Starting with habitual queries in her artistic production, such as the exploration of the secret lives of everyday objects, the most recent work by Eva Fàbregas takes on the consumer object as a social agent run through by human desires, tastes and emotions.
Part of the exhibition series One Foot Out: Expeditions and Diaspora at the Fundació Joan Miró
, the artist has transformed the gallery in a space for sensorial and somatic experimentation, inspired in cultures of wellness and relaxation. It is, effectively, a kind of spa, offering experiences and inciting mental states. Imagine Youre a Block of Melting Butter, a classic meditation exercise, is also the title of this exhibition, which takes on the sensuality of the consumer object by means of an immersive installation focused on new forms of subjectivity arising out of material culture.
This show emerges out of Eva Fàbregas interest in how, since the 1960s, industry and marketing appropriated certain techniques, such as the psychodrama, in revealing the unconscious desires of consumers. In this way, they would be able to design products meant for specific market segments.
Following on this premise, the artist has prepared a set of objects related to comfort, including massage cushions, silicon prostheses, viscoelastic foams, inflatable structures and sensorial balls, amongst others. All these mass-produced materials have the power to arouse desires and affections, as well as directly referring to the body of the visitor, who is virtually invited to inhabit the sculptures. The space layout takes its cue from places like spas and gyms where well-being is a product to be consumed on a daily basis.

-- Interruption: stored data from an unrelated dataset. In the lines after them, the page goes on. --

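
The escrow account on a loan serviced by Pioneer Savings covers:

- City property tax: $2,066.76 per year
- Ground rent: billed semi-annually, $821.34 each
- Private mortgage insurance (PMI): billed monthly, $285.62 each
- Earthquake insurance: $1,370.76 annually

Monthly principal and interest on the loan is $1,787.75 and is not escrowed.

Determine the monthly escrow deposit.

City property tax — $2,066.76 annually
Ground rent — $821.34 × 2 = $1,642.68 annually
Private mortgage insurance (PMI) — $285.62 × 12 = $3,427.44 annually
Earthquake insurance — $1,370.76 annually
Total annual escrow = $2,066.76 + $1,642.68 + $3,427.44 + $1,370.76 = $8,507.64
Monthly escrow = $8,507.64 / 12 = $708.97

$708.97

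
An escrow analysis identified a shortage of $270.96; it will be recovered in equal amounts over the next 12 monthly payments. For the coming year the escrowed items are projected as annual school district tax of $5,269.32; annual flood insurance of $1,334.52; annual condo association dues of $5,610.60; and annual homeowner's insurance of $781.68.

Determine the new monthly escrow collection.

School district tax: $5,269.32 annually
Flood insurance: $1,334.52 annually
Condo association dues: $5,610.60 annually
Homeowner's insurance: $781.68 annually
Total per year = $12,996.12
Base monthly escrow = $12,996.12 ÷ 12 = $1,083.01
Monthly shortage recovery: $270.96 ÷ 12 = $22.58
New monthly escrow = $1,083.01 + $22.58 = $1,105.59

$1,105.59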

A portable player with earphones allows the visitor to hear the connection between the various elements in the exhibition space, with a sound recording that is part museum audio-guide, part personal trainer and part performance script, to be acted out by the visitor. The recording suggests a series of visualization experiences that will lead the visitor to merge with one of the exhibition inflatables, become a piece of elastic chewing gum or take a walk down the middle of a car wash. Fàbregas sets out other sensorial exercises related with touch and even smell, turning the corridor of the Espai 13 into a kind of secret chamber immersed in an overpowering artificial fragrance that reminds us of the smell of a new car.
As in previous her work, the exhibition reveals Fàbregas interest in animation. On this occasion, the artist does not make her objects come alive using film techniques, preferring to use animation as a cosmic principle able to give life to matter, whether organic or non-organic. Entering the Espai 13, the visitor is surrounded by chairs that are contorted, as if they were made of rubber, along with expanding and contracting doors and cushions that stick to the skin, trying to fuse into it. In the words of Jordi Antas, curator of the exhibition series, it could be a contemporary form of object animism, worshipping nothing less than the vibrant materiality of an accelerated world. In this way, elements that we would certainly consider to be synthetic, industrial or hyperproduced, here seem to have a second nature.
Eva Fàbregas (Barcelona, 1988) has a degree in Fine Arts from the University of Barcelona. She finished her studies in 2013 with a postgraduate degree in Fine Arts at Chelsea College of Arts and Design in London, where she currently lives and works. In 2010 she received the Fundación Botín grant for artists. She has shown individually at The Green Parrot (Barcelona, 2014), Kunstraum (London, 2014), PlazaPlaza (London, 2013), Espai Cultural Caja Madrid (Barcelona, 2012) and La Capella (Barcelona, 2011). Her projects feature in recent group shows at MIMA (Middlesbrough Institute of Modern Art, UK, 2016) and in Generación 2016, at La Casa Encendida (Madrid, 2016). She has also shown at Fabra i Coats - Centre dArt (Barcelona, 2014), Triangle Space (London, 2013), Matadero (Madrid, 2012) and Lume Gallery (Helsinki, 2010). Fabregas artistic practice explores the erotic dimension of the consumer object and the mechanisms of engineered desire.